What is Rewriterule ^index\.php$ – [L] in WordPress?

The RewriteRule ^index\.php$ - [L] is a part of WordPress’s default .htaccess file and it’s associated with URL rewriting rules provided by the Apache web server’s mod_rewrite module.

Let’s break it down to understand it better:

  1. RewriteRule: This is the directive provided by Apache’s mod_rewrite module. It is used to rewrite requested URLs based on regular expression matches.
  2. ^index.php$: This is a regular expression that matches the URL pattern.
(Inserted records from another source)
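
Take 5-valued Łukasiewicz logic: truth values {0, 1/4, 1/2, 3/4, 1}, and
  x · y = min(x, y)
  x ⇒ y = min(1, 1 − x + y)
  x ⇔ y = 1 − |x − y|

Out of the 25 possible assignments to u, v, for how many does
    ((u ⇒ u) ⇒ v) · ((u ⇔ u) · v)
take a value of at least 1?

5

value 1: 5 assignments (counts)
value 3/4: 5 assignments
value 1/2: 5 assignments
value 1/4: 5 assignments
value 0: 5 assignments
So 5 of the 25 assignments meet the threshold.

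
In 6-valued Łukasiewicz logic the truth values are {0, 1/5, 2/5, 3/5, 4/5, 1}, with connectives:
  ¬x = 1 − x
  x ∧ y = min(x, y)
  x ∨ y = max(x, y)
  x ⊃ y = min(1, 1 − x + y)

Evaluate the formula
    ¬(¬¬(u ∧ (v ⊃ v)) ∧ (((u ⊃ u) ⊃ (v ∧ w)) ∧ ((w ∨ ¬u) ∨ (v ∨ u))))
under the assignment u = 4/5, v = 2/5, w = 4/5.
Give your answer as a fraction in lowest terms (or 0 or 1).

v ⊃ v = 2/5 ⊃ 2/5 = 1
u ∧ (v ⊃ v) = 4/5 ∧ 1 = 4/5
¬(u ∧ (v ⊃ v)) = ¬4/5 = 1/5
¬¬(u ∧ (v ⊃ v)) = ¬1/5 = 4/5
u ⊃ u = 4/5 ⊃ 4/5 = 1
v ∧ w = 2/5 ∧ 4/5 = 2/5
(u ⊃ u) ⊃ (v ∧ w) = 1 ⊃ 2/5 = 2/5
¬u = ¬4/5 = 1/5
w ∨ ¬u = 4/5 ∨ 1/5 = 4/5
v ∨ u = 2/5 ∨ 4/5 = 4/5
(w ∨ ¬u) ∨ (v ∨ u) = 4/5 ∨ 4/5 = 4/5
((u ⊃ u) ⊃ (v ∧ w)) ∧ ((w ∨ ¬u) ∨ (v ∨ u)) = 2/5 ∧ 4/5 = 2/5
¬¬(u ∧ (v ⊃ v)) ∧ (((u ⊃ u) ⊃ (v ∧ w)) ∧ ((w ∨ ¬u) ∨ (v ∨ u))) = 4/5 ∧ 2/5 = 2/5
¬(¬¬(u ∧ (v ⊃ v)) ∧ (((u ⊃ u) ⊃ (v ∧ w)) ∧ ((w ∨ ¬u) ∨ (v ∨ u)))) = ¬2/5 = 3/5

3/5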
The ^ denotes the start of a line, index\.php matches ‘index.php’, and the $ denotes the end of the line. So this pattern matches any URL that is exactly ‘index.php’ and nothing else.
  3. : This is the substitution part of the RewriteRule. In this case, the dash (-) indicates that no substitution should be made when the rule matches. This means if the URL is ‘index.php’, it should remain ‘index.php’.
  4. [L]: This is a flag associated with the RewriteRule. The L flag tells Apache that if this rule matches, don’t process any more RewriteRules below this one for the current URL. Essentially, it’s saying this is the “Last” rule that needs to be processed for matching URLs.

In the context of WordPress, this line is used to ensure that if the requested URL is exactly ‘index.php’, then no more rules should be processed. This might seem strange, because WordPress uses ‘index.php’ as the entry point for almost every request, but this rule is essentially a safety measure.

If a request explicitly for ‘index.php’ comes in, WordPress doesn’t want the URL to be processed by any of the rules below that are intended to beautify or “prettify” URLs. This can prevent unnecessary URL rewriting and possible errors when the request is intended directly for ‘index.php’.